The Sex Snare, Stabilizing Hormonal Agents and the Head

As I had my early morning coffee, the "Dear Abby" column caught my eye. A reader wrote in with a dating dilemma and ended her letter with that often-heard stereotype that "Women use sex to get love, and males utilize love to obtain sex." This is a excellent summation of the "Sex Trap."

The Sex Trap is similar to the Love Trap, where singles translate good sex as love. Those who fall into the Sex Trap go even farther due to the fact that for these songs, having sex carries immense meaning and repercussions.

Singles fall under the Sex Trap in one (or both) of 2 ways:

A.they believe sex is a required test of compatibility, (if the sex is excellent then the relationship will be excellent also).

B.more frequently, all consciousness goes out the window, and one or both previously level-headed singles consider themselves a committed couple as quickly as they have sex.
Rather than looking at whether this other person may be a match on levels other than physical attraction-- such as long-term requirements, needs, and wants-- they are blind-sided by the chemistry under the covers.

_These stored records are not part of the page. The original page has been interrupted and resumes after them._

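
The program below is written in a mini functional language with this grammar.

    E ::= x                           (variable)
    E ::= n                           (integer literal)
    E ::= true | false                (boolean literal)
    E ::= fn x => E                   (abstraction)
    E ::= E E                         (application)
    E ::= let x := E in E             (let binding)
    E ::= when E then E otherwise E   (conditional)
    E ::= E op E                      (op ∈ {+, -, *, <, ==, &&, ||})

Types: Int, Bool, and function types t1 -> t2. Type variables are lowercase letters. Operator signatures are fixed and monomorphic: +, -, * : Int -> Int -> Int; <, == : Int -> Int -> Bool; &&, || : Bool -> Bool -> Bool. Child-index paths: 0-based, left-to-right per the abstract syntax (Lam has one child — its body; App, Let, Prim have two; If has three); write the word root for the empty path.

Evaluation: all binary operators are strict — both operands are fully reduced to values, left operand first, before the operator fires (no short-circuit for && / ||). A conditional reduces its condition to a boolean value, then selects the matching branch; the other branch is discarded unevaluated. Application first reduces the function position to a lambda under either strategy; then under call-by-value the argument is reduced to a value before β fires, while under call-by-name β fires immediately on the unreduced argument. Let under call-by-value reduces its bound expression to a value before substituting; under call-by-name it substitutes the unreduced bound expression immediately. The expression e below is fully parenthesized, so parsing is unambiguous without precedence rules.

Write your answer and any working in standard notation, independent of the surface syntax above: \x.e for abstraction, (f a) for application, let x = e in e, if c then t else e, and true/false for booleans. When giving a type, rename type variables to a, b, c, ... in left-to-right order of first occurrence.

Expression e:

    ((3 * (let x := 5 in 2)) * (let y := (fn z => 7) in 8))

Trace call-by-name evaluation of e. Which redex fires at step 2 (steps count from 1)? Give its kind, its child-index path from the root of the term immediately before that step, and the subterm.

Working:
step 0: ((3 * (let x = 5 in 2)) * (let y = (\z.7) in 8))
step 1: [let@0.1] ((3 * 2) * (let y = (\z.7) in 8))
step 2: [delta@0] (6 * (let y = (\z.7) in 8))

Answer: delta at 0 : (3 * 2)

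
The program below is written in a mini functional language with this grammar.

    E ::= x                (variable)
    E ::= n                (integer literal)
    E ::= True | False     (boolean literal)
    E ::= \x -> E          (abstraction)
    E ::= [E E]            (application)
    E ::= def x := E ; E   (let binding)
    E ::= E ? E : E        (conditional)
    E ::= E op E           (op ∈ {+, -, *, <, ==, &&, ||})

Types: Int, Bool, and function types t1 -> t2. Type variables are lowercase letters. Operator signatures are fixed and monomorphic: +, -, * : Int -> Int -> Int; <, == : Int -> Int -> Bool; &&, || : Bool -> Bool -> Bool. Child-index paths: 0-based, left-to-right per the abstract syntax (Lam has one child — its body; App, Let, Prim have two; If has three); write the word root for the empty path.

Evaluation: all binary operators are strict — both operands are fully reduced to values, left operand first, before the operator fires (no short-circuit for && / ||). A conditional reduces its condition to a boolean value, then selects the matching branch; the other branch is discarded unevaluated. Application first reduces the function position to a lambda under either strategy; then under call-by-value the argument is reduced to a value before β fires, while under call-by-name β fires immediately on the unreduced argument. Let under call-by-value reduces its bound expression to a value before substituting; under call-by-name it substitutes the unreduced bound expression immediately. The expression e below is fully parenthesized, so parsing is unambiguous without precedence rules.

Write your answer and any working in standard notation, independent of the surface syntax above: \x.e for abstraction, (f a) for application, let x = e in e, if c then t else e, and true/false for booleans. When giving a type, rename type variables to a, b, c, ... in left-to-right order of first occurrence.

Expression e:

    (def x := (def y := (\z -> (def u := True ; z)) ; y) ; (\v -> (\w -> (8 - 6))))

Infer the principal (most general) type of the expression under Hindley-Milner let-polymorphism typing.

Trace:
let u : Bool
z : a
\z._ : a -> a
let y : forall. a -> a
y : b -> b
let x : forall. b -> b
  unify Int ~ Int
  unify Int ~ Int
\w._ : d -> Int
\v._ : c -> d -> Int

Answer: a -> b -> Int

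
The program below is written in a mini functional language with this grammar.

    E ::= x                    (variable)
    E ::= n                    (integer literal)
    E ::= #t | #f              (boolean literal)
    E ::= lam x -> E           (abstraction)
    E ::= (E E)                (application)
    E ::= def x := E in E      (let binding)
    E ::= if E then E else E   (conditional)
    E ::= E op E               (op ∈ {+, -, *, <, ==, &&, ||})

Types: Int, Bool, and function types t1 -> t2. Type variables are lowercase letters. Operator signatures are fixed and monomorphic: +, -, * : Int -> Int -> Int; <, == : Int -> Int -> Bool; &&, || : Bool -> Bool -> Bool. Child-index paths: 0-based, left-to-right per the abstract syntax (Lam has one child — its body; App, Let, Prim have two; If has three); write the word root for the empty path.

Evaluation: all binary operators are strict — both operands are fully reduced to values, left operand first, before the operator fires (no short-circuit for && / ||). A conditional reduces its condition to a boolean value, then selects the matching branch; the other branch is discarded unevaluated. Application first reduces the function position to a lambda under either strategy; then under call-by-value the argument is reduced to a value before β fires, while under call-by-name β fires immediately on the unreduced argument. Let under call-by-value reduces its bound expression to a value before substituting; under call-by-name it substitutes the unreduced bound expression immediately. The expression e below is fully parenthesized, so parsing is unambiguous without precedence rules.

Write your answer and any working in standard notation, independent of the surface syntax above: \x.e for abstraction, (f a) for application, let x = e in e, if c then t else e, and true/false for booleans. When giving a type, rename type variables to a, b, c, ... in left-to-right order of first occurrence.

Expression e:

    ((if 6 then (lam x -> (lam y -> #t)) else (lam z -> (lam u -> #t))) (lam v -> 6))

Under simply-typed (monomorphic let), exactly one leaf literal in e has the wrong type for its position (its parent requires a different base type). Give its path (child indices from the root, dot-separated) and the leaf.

Trace:
  unify Int ~ Bool
  FAIL: mismatch Int ~ Bool

Answer: 0.0 : 6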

No doubt, it can be challenging to stay connected with reality when all those hormonal agents are running wild. Our body reacts to somebody we are drawn in to by producing hormonal agents such as PEA or phenylethylamine (natural amphetamine), dopamine and norepinephrine (natural mood enhancers), and testosterone ( boosts libido), makings the opportunity to make love with somebody we are brought in to extremely difficult to resist. After orgasm, we produce oxytocin (which acts on the hypothalamus to produce feelings), which makes us feel extremely close to and bonded with our sex partner.

These chemical reactions are involuntary and strong , causing powerful feelings of destination, excitement, love, closeness, and well-being .

When issues emerge, those who fall into the Sex Trap frequently justify by thinking, "Well, we've got issues, but the sex is excellent!" They more than likely wouldn't confess, but they focus on physical intimacy and regard the rest as optional. Their primary hunting tools are sexual tourist attraction and physical compatibility.

Barry North, an RCI coach who works mostly with gay guys, states that a number of his customers have fallen into the Sex Trap.

" For gay guys particularly in metropolitan locations, sex is readily offered, and that in itself is a trap," North says. Why waste your time if the sex isn't really going to be good?".

Nevertheless, North adds, "I think this is a ' person' thing rather than a 'gay' thing.".
I do want to explain that chemistry is crucial. Chemistry is a offered that Get More Information we can't manage in a relationship; it is either there or not there, and it must be there for the partnership to work. If not there, we can't "make" chemistry take place, though often it can grow in time.

When the hormone-induced intoxication wears off and truth hits, Singles who pursue a relationship based upon sexual chemistry danger relationship failure.

To prevent the Sex Trap, you must stabilize your heart (and hormonal agents) with your head. This implies integrating chemistry with sound judgment. While great sex is necessary for a sustainable relationship, you require to make your partner choices by paying full attention to your vision, values, find out here objectives, and requirements -- while feeling all those exciting sparks!